China’s economic recovery remained largely on track in October, activity data out Monday suggested.
Retail sales in the world’s second largest economy grew 4.3% YoY in October. That was less than the 5% consensus was looking for, but nevertheless marks a third consecutive monthly rise. Domestic demand, it would appear, is firming.
Industrial output rose 6.9% YoY last month. That was better than expected. Cumulative fixed asset investment rose 1.8%.
The surveyed jobless rate ticked lower to 5.3%.
While there’s nothing here that blows the doors off, the data underscores a familiar narrative. China has largely put the pandemic in the rearview, even as the western world is now grappling with the worst outbreak yet. If there’s a concern for Beijing, it’s that subdued external demand will eventually undercut exports.
China also moved to allay some fears about tighter monetary policy Monday. The PBoC conducted 800 billion yuan of MLF. The rate was unchanged, but only 600 billion was due in November, so this more than rolls maturing funding, and will come as something of a relief.
Even in the face of ostensibly good data, there’s plenty to fret over if hand-wringing is your thing. For investors, one concern is Xi’s suddenly aggressive approach to dealing with China’s tech giants, whose shares careened lower early last week amid a hodgepodge of new regulations pitched as an effort to expand on the country’s anti-monopoly laws.
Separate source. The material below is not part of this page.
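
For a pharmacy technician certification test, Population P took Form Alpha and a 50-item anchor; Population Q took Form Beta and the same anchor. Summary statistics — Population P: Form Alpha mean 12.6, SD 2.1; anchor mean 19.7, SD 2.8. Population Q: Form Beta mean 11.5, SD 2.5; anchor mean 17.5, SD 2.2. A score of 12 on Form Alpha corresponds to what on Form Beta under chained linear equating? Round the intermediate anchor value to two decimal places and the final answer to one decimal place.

Form Alpha → anchor (Population P): v = (2.8/2.1)(12 − 12.6) + 19.7 = 18.90
anchor → Form Beta (Population Q): y = (2.5/2.2)(18.90 − 17.5) + 11.5 = 13.1

13.1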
Beijing’s seemingly abrupt regulatory blitz came just a week after the government’s eleventh hour intervention in Ant’s planned IPO. Taken together, the moves suggest Xi’s avowed desire to foster innovation and put his country at the forefront of the global technology arms race doesn’t mean turning a blind eye to the unchecked accumulation of power by the likes of Alibaba and Tencent, among others.
And then there’s Donald Trump, who’s behaving like some kind of angry, wounded badger that’s been backed into a corner and is now poised to scratch and claw his way out. Late last week, Trump banned some US investments in Chinese companies owned or operated by the PLA, a move Beijing derided on Monday as “unreasonable.”
According to Axios, Trump plans to “enact a series of hardline policies during his final 10 weeks to cement his legacy on China.” That’s according to senior administration personnel with direct knowledge of the plans who said Trump intends “to sanction or restrict trade with more Chinese companies, government entities and officials for alleged complicity in human rights violations in Xinjiang and Hong Kong, or threatening US national security.”
While the White House is busy trying to get in a few final jabs before Trump makes an unceremonious exit, China, Japan, South Korea and a dozen other nations on Sunday inked the world’s largest regional free-trade pact. It covers almost a third of the world’s population and GDP.